Now we know that Adam and Eve fail the test, and next week we’ll explore it in more detail. But when Christ came to restore us, he came as a second Adam, and he too was tested. Satan tempted him in the wilderness, and the parallel between Christ’s temptation and Adam’s confirms what we’ve seen about the knowledge of good and evil. Recall that Satan offered Christ the kingdoms of the earth in all of their glory, if only he would worship Satan. Now, the kingdoms of the earth are a good thing. It’s not wrong for Christ to desire them. So when Satan offers them to Jesus, Jesus effectively says, “I’m going to get the kingdoms of the earth. That’s why I came. But I’m not going to get them as a gift from the devil. I’m going to get them as a gift from my Father who is good and wise and lavish. I’m going to ask of him and he will give me the nations as an inheritance. He will feed me. He will protect me. And therefore I will not put him to the test. Instead, I’ll put him first.”
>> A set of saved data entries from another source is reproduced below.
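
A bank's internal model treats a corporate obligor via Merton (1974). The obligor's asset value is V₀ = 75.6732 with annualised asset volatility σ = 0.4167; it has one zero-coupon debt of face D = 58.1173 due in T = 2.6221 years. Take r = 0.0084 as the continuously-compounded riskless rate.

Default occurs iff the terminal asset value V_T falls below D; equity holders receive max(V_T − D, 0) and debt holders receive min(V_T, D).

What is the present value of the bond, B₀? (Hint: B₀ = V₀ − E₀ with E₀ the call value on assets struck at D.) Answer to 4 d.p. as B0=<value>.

d₁ = [ln(V₀/D) + (r + σ²/2)T] / (σ√T)
   = [ln(75.6732/58.1173) + (0.0084 + 0.5·0.4167²)·2.6221] / (0.4167·√2.6221)
   = [0.263961 + 0.249675] / 0.674758 = 0.761214
d₂ = d₁ − σ√T = 0.761214 − 0.674758 = 0.086456
N(d₁) = 0.776735,  N(d₂) = 0.534448,  e^(−rT) = 0.978215
E₀ = V₀·N(d₁) − D·e^(−rT)·N(d₂)
   = 75.6732·0.776735 − 58.1173·0.978215·0.534448 = 28.394029
B₀ = V₀ − E₀ = 75.6732 − 28.394029 = 47.279171

B0=47.2792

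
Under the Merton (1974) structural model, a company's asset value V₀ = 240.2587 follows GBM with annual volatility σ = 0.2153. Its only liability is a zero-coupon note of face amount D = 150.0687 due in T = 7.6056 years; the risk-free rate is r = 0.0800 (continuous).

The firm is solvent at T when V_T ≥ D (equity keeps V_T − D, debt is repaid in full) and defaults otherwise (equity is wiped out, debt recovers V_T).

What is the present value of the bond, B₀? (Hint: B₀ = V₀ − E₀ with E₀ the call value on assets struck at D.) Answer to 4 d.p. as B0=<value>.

d₁ = [ln(V₀/D) + (r + σ²/2)T] / (σ√T)
   = [ln(240.2587/150.0687) + (0.0800 + 0.5·0.2153²)·7.6056] / (0.2153·√7.6056)
   = [0.470623 + 0.784723] / 0.593760 = 2.114233
d₂ = d₁ − σ√T = 2.114233 − 0.593760 = 1.520473
N(d₁) = 0.982752,  N(d₂) = 0.935804,  e^(−rT) = 0.544195
E₀ = V₀·N(d₁) − D·e^(−rT)·N(d₂)
   = 240.2587·0.982752 − 150.0687·0.544195·0.935804 = 159.690859
B₀ = V₀ − E₀ = 240.2587 − 159.690859 = 80.567841

B0=80.5678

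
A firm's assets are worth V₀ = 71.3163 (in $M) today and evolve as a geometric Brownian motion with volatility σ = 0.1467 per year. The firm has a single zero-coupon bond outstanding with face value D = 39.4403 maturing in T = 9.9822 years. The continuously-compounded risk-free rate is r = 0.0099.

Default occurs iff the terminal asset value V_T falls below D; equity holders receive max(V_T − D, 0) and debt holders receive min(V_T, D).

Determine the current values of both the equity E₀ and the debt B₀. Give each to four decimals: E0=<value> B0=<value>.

E0=36.2734 B0=35.0429

d₁ = [ln(V₀/D) + (r + σ²/2)T] / (σ√T)
   = [ln(71.3163/39.4403) + (0.0099 + 0.5·0.1467²)·9.9822] / (0.1467·√9.9822)
   = [0.592337 + 0.206237] / 0.463493 = 1.722946
d₂ = d₁ − σ√T = 1.722946 − 0.463493 = 1.259453
N(d₁) = 0.957551,  N(d₂) = 0.896067,  e^(−rT) = 0.905902
E₀ = V₀·N(d₁) − D·e^(−rT)·N(d₂)
   = 71.3163·0.957551 − 39.4403·0.905902·0.896067 = 36.273367
B₀ = V₀ − E₀ = 71.3163 − 36.273367 = 35.042933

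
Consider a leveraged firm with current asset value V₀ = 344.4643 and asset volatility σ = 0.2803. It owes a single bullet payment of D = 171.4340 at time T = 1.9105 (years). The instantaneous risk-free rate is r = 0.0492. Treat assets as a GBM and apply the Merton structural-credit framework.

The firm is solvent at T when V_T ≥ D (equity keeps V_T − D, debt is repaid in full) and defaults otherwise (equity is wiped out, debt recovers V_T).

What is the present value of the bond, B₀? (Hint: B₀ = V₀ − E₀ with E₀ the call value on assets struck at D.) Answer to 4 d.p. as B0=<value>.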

This brings us to the Table. Because Christ succeeded where Adam failed, God is lavish in his grace here at this table. He again offers us the plants of the earth and the fruit of the vine. He again meets our needs, not mainly our need for tasty food and strength, but our need for forgiveness and mercy. Here at this table, we again live in God’s world of Yes, because all of God’s promises are Yes in Christ. His body is the true bread. Let us serve you.